Die katholische Kirche lehrt, dass die Welt durch den Tod, die Auferstehung und die Himmelfahrt Jesu Christi verwandelt worden ist. Dieser Festtag wurde 1925 von Papst Pius XI. eingeführt; elf Jahre später bat er um die Einweihung der ersten Kathedrale mit diesem Namen. Er legte es unmittelbar vor das Fest Allerheiligen (symbolisch gesehen führt der König seine Untertanen zum Sieg; er muss regieren, damit seine Untertanen das Reich genießen können). Dann folgt die Adventszeit, die vier Wochen vor Weihnachten liegt.

Das Christkönigsfest wurde dank des Engagements und der Arbeit von Georges und Marthe de Noaillat eingeführt. Auf Bitten von Benoît XV. und später von Papst Pius XI. sammelten sie sechs Jahre lang die Unterschriften von Hunderten von Bischöfen und Tausenden von Gläubigen, um die Einführung eines Christkönigsfestes zu fordern, begleitet von einer Enzyklika, in der sein « universales Königtum » verkündet wurde.

Die Absicht des Papstes war es, die christlichen Völker darauf vorzubereiten, die feierliche Definition dieses großen Dogmas zu empfangen, das im 19. und 20. Jahrhundert verachtet wurde.
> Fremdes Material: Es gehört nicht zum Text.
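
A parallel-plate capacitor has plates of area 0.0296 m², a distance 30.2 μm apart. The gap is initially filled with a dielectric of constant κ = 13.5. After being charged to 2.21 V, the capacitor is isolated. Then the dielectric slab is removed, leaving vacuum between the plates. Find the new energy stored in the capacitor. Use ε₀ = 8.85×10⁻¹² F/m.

U ≈ 3.86 μJ

Initially C₁ = κε₀A/d = 13.5 × 8.85×10⁻¹² × 2.96×10⁻² / 3.02×10⁻⁵ = 1.17×10⁻⁷ F.
U₁ = 2.86×10⁻⁷ J.
Isolated ⇒ Q is held fixed. C₂ = 0.0741 C₁ and U = Q²/(2C), so U₂/U₁ = C₁/C₂ = 13.5.
U₂ = 13.5 × 2.86×10⁻⁷ = 3.86×10⁻⁶ J.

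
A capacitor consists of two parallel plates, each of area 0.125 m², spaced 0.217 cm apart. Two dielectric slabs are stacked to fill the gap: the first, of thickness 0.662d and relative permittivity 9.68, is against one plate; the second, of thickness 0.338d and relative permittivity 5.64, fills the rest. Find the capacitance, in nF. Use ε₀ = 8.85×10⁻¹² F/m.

Stacked slabs ⇒ two capacitors in series, each with the full plate area.
C₁ = κ₁ε₀A/d₁ = 9.68 × 8.85×10⁻¹² × 0.125 / 1.44×10⁻³ = 7.45×10⁻⁹ F.
C₂ = κ₂ε₀A/d₂ = 5.64 × 8.85×10⁻¹² × 0.125 / 7.33×10⁻⁴ = 8.51×10⁻⁹ F.
C = (1/C₁ + 1/C₂)⁻¹ = 3.97×10⁻⁹ F.

C ≈ 3.97 nF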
In Paray-le-Monial begann eine gewaltige Bewegung, in der die Vorsehung die Forderungen des Heiligen Herzens mit seiner Herrschaft über alle Gesellschaften verband, was zum ersten feierlichen Christkönigsfest und zur Verkündung der Enzyklika Quas primas am 11. Dezember 1925 führte. Es wird frühestens am 20. November und spätestens am 26. November gefeiert.

Aus dem Evangelium nach Johannes

33 Pilatus ging in das Prätorium, rief Jesus und sagte : « Bist du der König der Juden? » 34 Jesus fragte ihn : « Sagst du das von dir selbst, oder haben andere zu dir über mich gesprochen ?  » 35 Pilatus antwortete : « Bin ich ein Jude ? » Jesus sagte : « Mein Königtum ist nicht von dieser Welt. Wäre mein Königtum von dieser Welt, hätte ich Wächter, die dafür kämpfen würden, dass ich den Juden ausgeliefert werde. »

Denn mein Königtum ist nicht von dieser Welt. 37 Pilatus sagte zu ihm : « Du bist also ein König? « Jesus antwortete : « Du sagst selbst, dass ich ein König bin. Dazu bin ich geboren und in die Welt gekommen, um für die Wahrheit Zeugnis abzulegen. Wer zur Wahrheit gehört, der hört meine Stimme. » (Joh 18,33b-37)

Jesus vor Pilatus

Pilatus ging in das Prätorium, rief Jesus und sagte zu ihm : « Bist du der König der Juden ?  »(Joh 18,33) Der Ton dieser Worte war von Erstaunen und Ironie geprägt. Aber diese Frage des Pilatus, für die es keinen Grund gibt, ist nur zu verstehen, wenn man zugibt, dass die Juden trotz ihrer Verstellung schließlich ihre Anklage formulierten, die von Lukas berichtet wird. Der Hauptvorwurf war, dass Jesus behauptete, der Messias, der König zu sein.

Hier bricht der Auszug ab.